Once removed from the mother plant, fresh cuttings need to be placed in a medium that encourages root development.
Water, soil, LECA, perlite and sphagnum moss are the most commonly used medium for propagating plants. Here’s a basic rundown of each medium.
- Water is often used to propagate plants. Cuttings are placed in fresh water and roots start to form within a few weeks. It’s easy to work with but note that it’s important to change the water out frequently to prevent algae buildup.
- LECA stands for lightweight expanded clay aggregate. It is essentially made up of baked clay balls that expand when soaked in water. When rooting plants in a jar of leca, the water is absorbed by the clay balls and delivered to the plant. It works similar to water propagation in that it provides a good flow of oxygen that helps the plant root.
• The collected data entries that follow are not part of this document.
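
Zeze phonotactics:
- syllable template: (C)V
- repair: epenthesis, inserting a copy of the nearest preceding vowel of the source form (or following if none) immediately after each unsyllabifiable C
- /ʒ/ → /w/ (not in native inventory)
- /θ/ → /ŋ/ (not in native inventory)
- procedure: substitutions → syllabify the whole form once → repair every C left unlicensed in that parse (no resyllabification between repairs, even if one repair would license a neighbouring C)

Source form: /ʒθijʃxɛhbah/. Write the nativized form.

wiŋijiʃixɛhɛbaha

Substitution: /ʒ/ → /w/, /θ/ → /ŋ/, giving /wŋijʃxɛhbah/.
Syllabifying with onset maximization leaves /w/, /j/, /ʃ/, /h/, /h/ stranded (no codas are permitted; onsets are limited to one consonant).
Epenthesis after each stranded consonant: /w/ → /wi/, /j/ → /ji/, /ʃ/ → /ʃi/, /h/ → /hɛ/, /h/ → /ha/.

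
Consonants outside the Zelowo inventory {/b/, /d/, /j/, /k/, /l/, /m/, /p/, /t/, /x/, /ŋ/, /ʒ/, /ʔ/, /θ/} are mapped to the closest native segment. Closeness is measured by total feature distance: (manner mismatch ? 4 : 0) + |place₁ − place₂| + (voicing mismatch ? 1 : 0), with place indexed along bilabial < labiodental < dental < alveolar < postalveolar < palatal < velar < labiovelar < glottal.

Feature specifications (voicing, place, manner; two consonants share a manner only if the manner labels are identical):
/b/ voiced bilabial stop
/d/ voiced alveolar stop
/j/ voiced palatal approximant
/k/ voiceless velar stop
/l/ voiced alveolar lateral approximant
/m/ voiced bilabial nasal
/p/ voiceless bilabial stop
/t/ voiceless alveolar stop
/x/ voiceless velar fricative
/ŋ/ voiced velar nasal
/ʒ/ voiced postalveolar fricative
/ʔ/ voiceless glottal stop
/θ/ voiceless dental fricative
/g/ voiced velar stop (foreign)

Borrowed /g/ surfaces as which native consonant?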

LECA also helps plants root without being exposed to too much light, which then makes the transition to soil easier.
- Perlite is often used to propagate plants. It works similarly to water propagation but provides some resistance for plants to root through. It is sterile and pH neutral which makes it a good choice for propagating plants.
- Sphagnum moss is commonly used as a propagation medium. It retains moisture and is appreciated for its aeration qualities. Cuttings are placed in a pot of moist moss and roots develop within a few weeks. One thing to note is that sphagnum moss should be kept moist at all times.
It is often sold dry-packed and needs to be soaked in water before use.
- Potting soil is often used to propagate plants. Cuttings are placed in a pot of moist soil and roots develop within a few weeks.The ideal mix to use is one which is made up of 2 parts perlite and 1 part peat moss.